Boosting - aragorn/home GitHub Wiki

Bagging

The instability of an algorithm makes possible a different strategy for creating an ensemble of models: instead of varying the algorithm, apply the same algorithm to different samples of the original data. If the algorithm is unstable, the different samples yield different models. The average of the predictions of these models might be better than the predictions from any single model. If the algorithm is stable, then the different samples yield similar models, and their average is no better than a single model.

The usual procedure for creating one of the sampled training sets is as follows. Pick a data case at random from the original training data set and copy it to the sampled data set. Repeat this a second time. The same case might be copied twice, but more likely two different cases will be chosen. Keep repeating this process until the sampled data set contains N cases, where N is arbitrary but is usually equal to the number of cases in the original training data set. This process is called sampling with replacement.

"Bagging" refers to the creation of an ensemble of models using the same algorithm on data sets sampled with replacement from a single training data set. Bagging stands for "bootstrap aggregation," and it is the invention of Leo Breiman (1996). He uses the voting method for classification.

Arcing

Bagging uses independent samples of the original data. Arcing takes a sample that favors cases that the current ensemble predicts relatively poorly. The first model trains on all of the original data. Cases that the first model incorrectly classify are preferentially sampled for the second training data set. A second model is trained, and the two models are combined. Cases for which the combined model performs poorly are preferentially sampled for the third training data set, and so on.
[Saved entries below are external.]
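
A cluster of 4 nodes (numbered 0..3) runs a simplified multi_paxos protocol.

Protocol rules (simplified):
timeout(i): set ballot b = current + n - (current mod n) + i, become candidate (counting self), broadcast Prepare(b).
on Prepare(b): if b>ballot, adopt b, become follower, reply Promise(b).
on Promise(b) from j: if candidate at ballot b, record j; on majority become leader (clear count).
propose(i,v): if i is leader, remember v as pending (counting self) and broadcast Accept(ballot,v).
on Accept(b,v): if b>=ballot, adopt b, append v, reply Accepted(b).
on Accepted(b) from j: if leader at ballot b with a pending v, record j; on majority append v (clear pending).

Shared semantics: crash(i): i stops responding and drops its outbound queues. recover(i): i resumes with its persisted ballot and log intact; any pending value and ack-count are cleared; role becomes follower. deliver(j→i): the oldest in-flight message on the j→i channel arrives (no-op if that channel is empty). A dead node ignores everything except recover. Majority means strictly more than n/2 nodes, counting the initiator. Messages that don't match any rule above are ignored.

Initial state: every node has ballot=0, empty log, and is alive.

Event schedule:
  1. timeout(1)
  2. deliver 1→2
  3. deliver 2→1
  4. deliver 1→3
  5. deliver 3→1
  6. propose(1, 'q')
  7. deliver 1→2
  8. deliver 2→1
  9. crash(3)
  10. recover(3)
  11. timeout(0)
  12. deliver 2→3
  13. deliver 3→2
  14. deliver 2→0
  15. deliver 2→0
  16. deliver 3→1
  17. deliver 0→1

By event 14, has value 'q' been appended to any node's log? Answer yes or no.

yes

e1 timeout(1): 1[cand,b=5,-]
e2 deliver 1→2: 2[foll,b=5,-]
e3 deliver 2→1: ·
e4 deliver 1→3: 3[foll,b=5,-]
e5 deliver 3→1: 1[lead,b=5,-]
e6 propose(1,'q'): ·
e7 deliver 1→2: 2[foll,b=5,q]
e8 deliver 2→1: ·
e9 crash(3): 3[✗foll,b=5,-]
e10 recover(3): 3[foll,b=5,-]
e11 timeout(0): 0[cand,b=4,-]
e12 deliver 2→3: ·
e13 deliver 3→2: ·
e14 deliver 2→0: ·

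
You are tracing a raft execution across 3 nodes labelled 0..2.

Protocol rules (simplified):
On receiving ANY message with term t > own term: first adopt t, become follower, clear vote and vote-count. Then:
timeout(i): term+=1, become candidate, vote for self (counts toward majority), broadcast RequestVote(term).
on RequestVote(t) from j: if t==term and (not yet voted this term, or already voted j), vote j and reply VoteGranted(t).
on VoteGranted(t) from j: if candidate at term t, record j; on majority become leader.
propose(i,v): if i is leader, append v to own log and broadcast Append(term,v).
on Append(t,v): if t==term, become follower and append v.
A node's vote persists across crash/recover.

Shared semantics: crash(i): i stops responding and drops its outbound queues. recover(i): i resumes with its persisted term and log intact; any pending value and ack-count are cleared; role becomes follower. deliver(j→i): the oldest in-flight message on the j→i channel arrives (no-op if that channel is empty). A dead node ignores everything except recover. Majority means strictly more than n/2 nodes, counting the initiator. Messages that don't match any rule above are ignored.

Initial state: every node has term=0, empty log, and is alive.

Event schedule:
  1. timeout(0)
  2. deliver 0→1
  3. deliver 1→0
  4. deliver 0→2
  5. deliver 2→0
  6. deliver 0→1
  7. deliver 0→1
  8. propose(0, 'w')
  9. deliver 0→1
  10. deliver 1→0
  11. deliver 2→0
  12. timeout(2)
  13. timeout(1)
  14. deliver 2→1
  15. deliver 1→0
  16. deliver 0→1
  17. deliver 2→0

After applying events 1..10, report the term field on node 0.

[1] timeout(0) → N0(cand t1 [-])
[2] deliver 0→1 → N1(foll t1 [-])
[3] deliver 1→0 → N0(lead t1 [-])
[4] deliver 0→2 → N2(foll t1 [-])
[5] deliver 2→0 → ∅
[6] deliver 0→1 → ∅
[7] deliver 0→1 → ∅
[8] propose(0,'w') → N0(lead t1 [w])
[9] deliver 0→1 → N1(foll t1 [w])
[10] deliver 1→0 → ∅

1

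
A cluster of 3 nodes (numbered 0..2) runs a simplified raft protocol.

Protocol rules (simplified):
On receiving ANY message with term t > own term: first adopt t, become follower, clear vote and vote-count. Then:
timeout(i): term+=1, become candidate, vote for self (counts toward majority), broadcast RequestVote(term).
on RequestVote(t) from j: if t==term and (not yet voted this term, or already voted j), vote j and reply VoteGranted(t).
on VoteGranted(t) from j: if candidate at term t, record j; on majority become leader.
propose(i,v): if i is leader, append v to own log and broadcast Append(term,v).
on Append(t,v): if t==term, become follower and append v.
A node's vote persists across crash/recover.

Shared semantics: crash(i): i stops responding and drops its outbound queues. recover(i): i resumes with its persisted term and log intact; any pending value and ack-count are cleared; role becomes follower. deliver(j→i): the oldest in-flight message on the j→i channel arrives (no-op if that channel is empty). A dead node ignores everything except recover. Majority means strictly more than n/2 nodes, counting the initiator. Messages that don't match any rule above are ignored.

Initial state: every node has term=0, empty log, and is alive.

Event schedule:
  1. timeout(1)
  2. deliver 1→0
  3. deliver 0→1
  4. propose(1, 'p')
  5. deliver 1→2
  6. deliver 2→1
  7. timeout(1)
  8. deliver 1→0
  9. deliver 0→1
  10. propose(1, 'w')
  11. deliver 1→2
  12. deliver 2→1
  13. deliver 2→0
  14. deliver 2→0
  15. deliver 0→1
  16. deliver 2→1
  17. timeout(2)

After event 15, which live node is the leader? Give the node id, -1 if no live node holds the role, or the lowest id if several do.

-1

step 1 timeout(1): 1={cand,t=1,log=-}
step 2 deliver 1→0: 0={foll,t=1,log=-}
step 3 deliver 0→1: 1={lead,t=1,log=-}
step 4 propose(1,'p'): 1={lead,t=1,log=p}
step 5 deliver 1→2: 2={foll,t=1,log=-}
step 6 deliver 2→1: —
step 7 timeout(1): 1={cand,t=2,log=p}
step 8 deliver 1→0: 0={foll,t=1,log=p}
step 9 deliver 0→1: —
step 10 propose(1,'w'): —
step 11 deliver 1→2: 2={foll,t=1,log=p}
step 12 deliver 2→1: —
step 13 deliver 2→0: —
step 14 deliver 2→0: —
step 15 deliver 0→1: —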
Leo Breiman (1998) introduced the term "arcing" to stand for "adaptive resampling and combining," and this seemed a better description of the process of "boosting" introduced by Freund and Schapire (1995, 1996). Unlike bagging, arcing may give different weights to the individual models. Specifying the weights and the probabilities for sampling a case completely specifies an arcing algorithm. No particular specification seems generally superior to others in practice. Arcing applies only to categorical targets.

Boosting

The term "boosting" is much more commonly used than "arcing" and generally means the same thing. However, Friedman, Hastie, and Tibshirani (1998, 1999) have reformulated the concept without reformulating a new name. Boosting, as reformulated, creates an ensemble consisting of a weighted average of models fit to data in which the target values are changed in a special way. In all other respects, the data are the same for all models.
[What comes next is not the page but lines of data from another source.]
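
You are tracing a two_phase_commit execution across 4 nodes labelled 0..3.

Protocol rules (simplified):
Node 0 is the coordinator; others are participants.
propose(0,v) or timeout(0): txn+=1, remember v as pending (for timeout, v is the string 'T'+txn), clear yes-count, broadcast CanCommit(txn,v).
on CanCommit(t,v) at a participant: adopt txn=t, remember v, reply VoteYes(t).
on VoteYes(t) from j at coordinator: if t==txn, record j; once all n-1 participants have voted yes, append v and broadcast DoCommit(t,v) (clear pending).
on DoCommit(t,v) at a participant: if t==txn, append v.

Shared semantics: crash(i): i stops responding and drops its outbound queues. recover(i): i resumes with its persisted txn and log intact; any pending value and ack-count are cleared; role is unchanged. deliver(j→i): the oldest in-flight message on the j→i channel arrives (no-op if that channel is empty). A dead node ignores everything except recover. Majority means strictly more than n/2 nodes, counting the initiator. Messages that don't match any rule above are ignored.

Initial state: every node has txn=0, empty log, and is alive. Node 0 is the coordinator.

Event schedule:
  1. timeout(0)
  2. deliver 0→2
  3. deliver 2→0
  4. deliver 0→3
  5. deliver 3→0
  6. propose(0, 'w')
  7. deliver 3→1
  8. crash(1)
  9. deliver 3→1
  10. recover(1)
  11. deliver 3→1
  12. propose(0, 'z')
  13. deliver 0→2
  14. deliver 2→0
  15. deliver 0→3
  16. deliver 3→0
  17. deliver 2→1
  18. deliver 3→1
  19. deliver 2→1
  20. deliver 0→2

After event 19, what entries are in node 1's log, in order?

empty

1. timeout(0):  <0:coor t1 ->
2. deliver 0→2:  <2:part t1 ->
3. deliver 2→0:  nop
4. deliver 0→3:  <3:part t1 ->
5. deliver 3→0:  nop
6. propose(0,'w'):  <0:coor t2 ->
7. deliver 3→1:  nop
8. crash(1):  <1:✗part t0 ->
9. deliver 3→1:  nop
10. recover(1):  <1:part t0 ->
11. deliver 3→1:  nop
12. propose(0,'z'):  <0:coor t3 ->
13. deliver 0→2:  <2:part t2 ->
14. deliver 2→0:  nop
15. deliver 0→3:  <3:part t2 ->
16. deliver 3→0:  nop
17. deliver 2→1:  nop
18. deliver 3→1:  nop
19. deliver 2→1:  nop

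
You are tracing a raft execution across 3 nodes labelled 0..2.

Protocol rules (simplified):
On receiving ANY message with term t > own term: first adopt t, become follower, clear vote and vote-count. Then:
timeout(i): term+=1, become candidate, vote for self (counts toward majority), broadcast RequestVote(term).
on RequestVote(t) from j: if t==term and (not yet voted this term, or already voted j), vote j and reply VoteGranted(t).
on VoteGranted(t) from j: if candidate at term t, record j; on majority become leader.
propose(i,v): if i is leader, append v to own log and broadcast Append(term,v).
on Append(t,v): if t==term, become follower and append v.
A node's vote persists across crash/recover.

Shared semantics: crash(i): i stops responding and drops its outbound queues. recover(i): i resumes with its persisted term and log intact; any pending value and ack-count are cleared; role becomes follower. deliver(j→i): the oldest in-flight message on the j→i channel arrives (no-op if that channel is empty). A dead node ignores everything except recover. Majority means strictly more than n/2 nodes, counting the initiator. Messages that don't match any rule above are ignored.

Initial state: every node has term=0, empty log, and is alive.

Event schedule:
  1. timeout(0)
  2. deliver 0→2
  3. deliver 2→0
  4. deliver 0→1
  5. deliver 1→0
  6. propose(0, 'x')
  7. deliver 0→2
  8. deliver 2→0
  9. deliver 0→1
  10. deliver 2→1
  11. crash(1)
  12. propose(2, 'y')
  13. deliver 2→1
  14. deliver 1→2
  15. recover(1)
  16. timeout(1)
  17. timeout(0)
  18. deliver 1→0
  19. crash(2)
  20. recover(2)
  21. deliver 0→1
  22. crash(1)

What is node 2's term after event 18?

e1 timeout(0): 0[cand,t=1,-]
e2 deliver 0→2: 2[foll,t=1,-]
e3 deliver 2→0: 0[lead,t=1,-]
e4 deliver 0→1: 1[foll,t=1,-]
e5 deliver 1→0: ·
e6 propose(0,'x'): 0[lead,t=1,x]
e7 deliver 0→2: 2[foll,t=1,x]
e8 deliver 2→0: ·
e9 deliver 0→1: 1[foll,t=1,x]
e10 deliver 2→1: ·
e11 crash(1): 1[✗foll,t=1,x]
e12 propose(2,'y'): ·
e13 deliver 2→1: ·
e14 deliver 1→2: ·
e15 recover(1): 1[foll,t=1,x]
e16 timeout(1): 1[cand,t=2,x]
e17 timeout(0): 0[cand,t=2,x]
e18 deliver 1→0: ·

1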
As an example, consider minimizing the sum of squared errors between an interval target and a prediction from an ensemble. The first individual model is fit to the original data. For the training data set for the second model, subtract the predicted value from the original target value, and use the difference as the target value to train the second model. For the third training set, subtract a weighted average of the predictions from the original target value, and use the difference as the target value to train the third model, and so on.

The weights used in averaging the individual models and the prescription for creating a target value depend on the measure of loss associated with the problem. The prescription just described is used when minimizing the sum of squared errors. A different prescription is used when minimizing the sum of absolute errors. Thus, the measure of loss determines the particulars of a boosting algorithm.